Segundo especialistas, a amizade pode até fazer bem à saúde – como explica a professora de Psicologia da Universidade Federal Rural do Rio de Janeiro (UFRRJ), Ana Cláudia Peixoto.

“Todo relacionamento prazeroso – e a amizade se enquadra nisso – produz hormônios de bem-estar, de alegria, que facilitam a aprendizagem, nos tornam mais ativos para o trabalho, para as atividades de rotina e até para estabelecer próximos vínculos”, afirma a especialista.

Maria do Carmo Travassos, de 69 anos, e Delma da Silveira, de 71, carregam nas costas uma amizade de quase 60 anos. O companheirismo começou quando as duas faziam curso normal para se formar professoras, em meados de 1960.

“Nós ficamos tão próximas que a mãe da Carminha foi madrinha do meu casamento junto com o irmão dela. Um tempo depois, fui madrinha no casamento dela também”, lembra Delma, professora aposentada.

Durante esses anos, a amizade de Maria do Carmo e Delma passou por algumas “provações”.
“Morei por muitos anos fora do Brasil. Mas, mesmo nos anos que nós estivemos separadas pela distância, nosso relacionamento continuou o mesmo. Ser amigo vai muito além de estar junto todos os dias”, acredita Maria do Carmo. 
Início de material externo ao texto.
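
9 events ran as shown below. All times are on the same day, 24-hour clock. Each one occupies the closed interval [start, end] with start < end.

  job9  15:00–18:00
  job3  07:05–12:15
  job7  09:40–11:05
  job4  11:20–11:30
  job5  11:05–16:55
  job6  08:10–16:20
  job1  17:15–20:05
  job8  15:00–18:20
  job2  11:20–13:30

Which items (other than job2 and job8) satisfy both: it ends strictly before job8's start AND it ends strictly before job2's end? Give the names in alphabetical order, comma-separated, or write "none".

Conditions: its end is strictly before job8's start (X.end < 15:00) AND its end is strictly before job2's end (X.end < 13:30).
job1: end 20:05 < 15:00? ✗; end 20:05 < 13:30? ✗ → no.
job3: end 12:15 < 15:00? ✓; end 12:15 < 13:30? ✓ → yes.
job4: end 11:30 < 15:00? ✓; end 11:30 < 13:30? ✓ → yes.
job5: end 16:55 < 15:00? ✗; end 16:55 < 13:30? ✗ → no.
job6: end 16:20 < 15:00? ✗; end 16:20 < 13:30? ✗ → no.
job7: end 11:05 < 15:00? ✓; end 11:05 < 13:30? ✓ → yes.
job9: end 18:00 < 15:00? ✗; end 18:00 < 13:30? ✗ → no.
Result: job3, job4, job7.

job3, job4, job7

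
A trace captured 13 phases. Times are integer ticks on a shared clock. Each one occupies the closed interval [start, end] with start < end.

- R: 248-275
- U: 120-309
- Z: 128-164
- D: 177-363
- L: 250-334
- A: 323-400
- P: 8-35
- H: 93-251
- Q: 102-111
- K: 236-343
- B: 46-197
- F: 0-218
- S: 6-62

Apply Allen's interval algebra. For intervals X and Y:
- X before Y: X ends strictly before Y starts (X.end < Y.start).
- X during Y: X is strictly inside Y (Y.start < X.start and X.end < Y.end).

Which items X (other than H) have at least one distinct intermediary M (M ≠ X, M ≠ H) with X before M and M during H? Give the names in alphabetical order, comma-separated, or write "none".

P, Q, S

Target H = [93, 251].
Intermediaries M with M during H: Q, Z.
Via Q — items with X before Q: P, S.
Via Z — items with X before Z: P, Q, S.
Union: P, Q, S.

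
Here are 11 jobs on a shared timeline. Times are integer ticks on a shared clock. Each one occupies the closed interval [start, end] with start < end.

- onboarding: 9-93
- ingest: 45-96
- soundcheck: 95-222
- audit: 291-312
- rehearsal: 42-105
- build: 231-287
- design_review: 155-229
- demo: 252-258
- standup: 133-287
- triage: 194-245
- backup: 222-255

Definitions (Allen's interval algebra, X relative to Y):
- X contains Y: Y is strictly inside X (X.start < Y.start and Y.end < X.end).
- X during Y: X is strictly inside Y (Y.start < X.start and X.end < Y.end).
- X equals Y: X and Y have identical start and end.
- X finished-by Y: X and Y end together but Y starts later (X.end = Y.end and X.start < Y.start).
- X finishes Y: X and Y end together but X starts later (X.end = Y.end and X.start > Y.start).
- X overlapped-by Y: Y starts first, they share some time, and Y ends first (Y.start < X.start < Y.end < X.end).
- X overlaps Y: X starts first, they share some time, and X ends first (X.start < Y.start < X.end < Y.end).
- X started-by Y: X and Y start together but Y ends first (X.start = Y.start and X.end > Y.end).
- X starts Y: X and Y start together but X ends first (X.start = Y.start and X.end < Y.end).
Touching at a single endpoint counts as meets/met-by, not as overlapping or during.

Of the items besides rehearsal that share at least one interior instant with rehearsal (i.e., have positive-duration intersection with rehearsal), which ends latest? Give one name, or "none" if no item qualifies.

soundcheck

Target rehearsal = [42, 105].
audit [291, 312] → after → excluded.
backup [222, 255] → after → excluded.
build [231, 287] → after → excluded.
demo [252, 258] → after → excluded.
design_review [155, 229] → after → excluded.
ingest [45, 96] → during → candidate.
onboarding [9, 93] → overlaps → candidate.
soundcheck [95, 222] → overlapped-by → candidate.
standup [133, 287] → after → excluded.
triage [194, 245] → after → excluded.
Among candidates, latest end is 222 → soundcheck.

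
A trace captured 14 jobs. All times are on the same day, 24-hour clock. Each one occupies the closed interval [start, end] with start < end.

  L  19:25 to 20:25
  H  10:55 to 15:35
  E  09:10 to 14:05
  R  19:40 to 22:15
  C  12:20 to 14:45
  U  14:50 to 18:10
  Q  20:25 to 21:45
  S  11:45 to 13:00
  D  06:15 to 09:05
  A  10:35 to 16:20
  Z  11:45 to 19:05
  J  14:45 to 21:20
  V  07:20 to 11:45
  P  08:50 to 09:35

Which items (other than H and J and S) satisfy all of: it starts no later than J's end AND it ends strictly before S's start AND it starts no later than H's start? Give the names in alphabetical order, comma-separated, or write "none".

Conditions: its start is no later than J's end (X.start <= 21:20) AND its end is strictly before S's start (X.end < 11:45) AND its start is no later than H's start (X.start <= 10:55).
A: start 10:35 <= 21:20? ✓; end 16:20 < 11:45? ✗; start 10:35 <= 10:55? ✓ → no.
C: start 12:20 <= 21:20? ✓; end 14:45 < 11:45? ✗; start 12:20 <= 10:55? ✗ → no.
D: start 06:15 <= 21:20? ✓; end 09:05 < 11:45? ✓; start 06:15 <= 10:55? ✓ → yes.
E: start 09:10 <= 21:20? ✓; end 14:05 < 11:45? ✗; start 09:10 <= 10:55? ✓ → no.
L: start 19:25 <= 21:20? ✓; end 20:25 < 11:45? ✗; start 19:25 <= 10:55? ✗ → no.
P: start 08:50 <= 21:20? ✓; end 09:35 < 11:45? ✓; start 08:50 <= 10:55? ✓ → yes.
Q: start 20:25 <= 21:20? ✓; end 21:45 < 11:45? ✗; start 20:25 <= 10:55? ✗ → no.
R: start 19:40 <= 21:20? ✓; end 22:15 < 11:45? ✗; start 19:40 <= 10:55? ✗ → no.
U: start 14:50 <= 21:20? ✓; end 18:10 < 11:45? ✗; start 14:50 <= 10:55? ✗ → no.
V: start 07:20 <= 21:20? ✓; end 11:45 < 11:45? ✗; start 07:20 <= 10:55? ✓ → no.
Z: start 11:45 <= 21:20? ✓; end 19:05 < 11:45? ✗; start 11:45 <= 10:55? ✗ → no.
Result: D, P.

D, P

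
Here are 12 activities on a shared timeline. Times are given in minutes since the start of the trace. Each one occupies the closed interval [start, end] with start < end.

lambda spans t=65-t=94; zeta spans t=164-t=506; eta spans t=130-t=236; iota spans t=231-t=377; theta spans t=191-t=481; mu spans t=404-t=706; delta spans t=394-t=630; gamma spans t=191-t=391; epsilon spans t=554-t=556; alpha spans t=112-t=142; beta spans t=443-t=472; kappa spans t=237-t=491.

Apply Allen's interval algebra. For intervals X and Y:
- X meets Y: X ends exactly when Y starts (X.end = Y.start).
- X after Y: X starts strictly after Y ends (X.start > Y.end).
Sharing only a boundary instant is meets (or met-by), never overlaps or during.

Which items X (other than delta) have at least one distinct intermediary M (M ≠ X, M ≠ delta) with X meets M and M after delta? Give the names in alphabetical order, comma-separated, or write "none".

none

Target delta = [t=394, t=630].
Intermediaries M with M after delta: none.
Union: none.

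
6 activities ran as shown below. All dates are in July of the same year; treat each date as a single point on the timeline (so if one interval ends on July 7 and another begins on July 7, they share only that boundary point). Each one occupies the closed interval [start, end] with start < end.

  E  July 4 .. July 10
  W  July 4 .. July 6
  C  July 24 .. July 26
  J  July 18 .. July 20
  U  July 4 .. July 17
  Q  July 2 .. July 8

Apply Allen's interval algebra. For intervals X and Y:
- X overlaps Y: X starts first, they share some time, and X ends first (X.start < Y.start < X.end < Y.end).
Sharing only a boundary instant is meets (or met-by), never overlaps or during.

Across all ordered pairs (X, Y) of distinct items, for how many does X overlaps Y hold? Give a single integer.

2

Checking all 30 ordered pairs for relation 'overlaps'; matching pairs in alphabetical order:
(Q, E): Q overlaps E ✓
(Q, U): Q overlaps U ✓
Count: 2.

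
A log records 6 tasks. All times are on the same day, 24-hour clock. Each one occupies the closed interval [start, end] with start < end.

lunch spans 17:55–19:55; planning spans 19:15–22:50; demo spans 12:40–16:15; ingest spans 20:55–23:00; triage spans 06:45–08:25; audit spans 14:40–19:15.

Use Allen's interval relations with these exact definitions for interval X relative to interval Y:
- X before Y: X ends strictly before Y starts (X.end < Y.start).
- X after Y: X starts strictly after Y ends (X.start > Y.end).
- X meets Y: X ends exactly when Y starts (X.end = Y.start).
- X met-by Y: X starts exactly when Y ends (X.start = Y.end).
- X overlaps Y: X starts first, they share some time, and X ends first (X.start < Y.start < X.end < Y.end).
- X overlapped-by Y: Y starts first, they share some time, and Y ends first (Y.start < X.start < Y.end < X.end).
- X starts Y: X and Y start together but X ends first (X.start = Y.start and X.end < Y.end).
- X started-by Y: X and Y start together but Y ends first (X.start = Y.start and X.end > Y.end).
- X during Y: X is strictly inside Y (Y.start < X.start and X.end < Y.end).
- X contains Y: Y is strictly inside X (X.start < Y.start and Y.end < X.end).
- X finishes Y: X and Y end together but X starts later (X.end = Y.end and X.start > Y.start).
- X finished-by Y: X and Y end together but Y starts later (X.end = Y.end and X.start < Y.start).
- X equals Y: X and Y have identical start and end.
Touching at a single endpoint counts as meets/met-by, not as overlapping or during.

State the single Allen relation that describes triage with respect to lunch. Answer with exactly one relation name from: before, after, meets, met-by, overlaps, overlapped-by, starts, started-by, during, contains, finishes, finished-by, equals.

triage = [06:45, 08:25]; lunch = [17:55, 19:55].
Compare endpoints: triage.start < lunch.start, triage.start < lunch.end, triage.end < lunch.start, triage.end < lunch.end.
That pattern is 'before'.

before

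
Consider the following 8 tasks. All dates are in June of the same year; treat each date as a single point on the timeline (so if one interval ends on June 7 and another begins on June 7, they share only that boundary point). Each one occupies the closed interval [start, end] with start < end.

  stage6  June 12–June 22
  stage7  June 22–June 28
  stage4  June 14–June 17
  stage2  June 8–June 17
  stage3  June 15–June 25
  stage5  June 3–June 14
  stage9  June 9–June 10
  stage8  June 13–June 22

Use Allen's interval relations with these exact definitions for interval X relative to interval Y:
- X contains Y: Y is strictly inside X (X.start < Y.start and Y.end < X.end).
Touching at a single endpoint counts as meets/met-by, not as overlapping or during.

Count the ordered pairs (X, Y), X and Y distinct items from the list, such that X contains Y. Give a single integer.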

Hoje, as amigas se veem com grande frequência. Fazem aula de dança juntas e, como estão aposentadas e moram perto, estão sempre na casa uma da outra.
“Nós também gostamos muito de viajar. Já fomos para o Marrocos, para a Holanda, França, Bélgica, Espanha”, enumera Maria do Carmo.
No final desse mês mesmo as amigas já têm outra viagem marcada: vão para Inhotim, em Minas Gerais. Em meio a fotografias antigas e memórias reviradas, Maria do Carmo e Delma se recordam de um sonho antigo.
“Desde jovens, nós temos o sonho de comprar um terreno e construir dois bangalôs, um para cada”, brinca Maria do Carmo.

Ao longo dos anos, as amigas descobriram alguns truques para manter a amizade.
“Quando nós éramos adolescentes, nós brigávamos mais. Hoje, nós já descobrimos que, se não discutirmos política, tudo funciona melhor”, conta Maria. 
O companheirismo se fortaleceu até nos momentos mais difíceis.

“Quando meu pai faleceu, foi a Delma que veio dormir comigo”, lembra Maria. “Eu considerava ele como um pai também, foi muito triste”, completa Delma.
Emocionada, Maria do Carmo conclui: “Sem amigo é difícil viver” – pensamento que pode, facilmente, se referir também a Cláudia e Carla, Paulo, Luiz eCarlos, e Jayme e Cezar.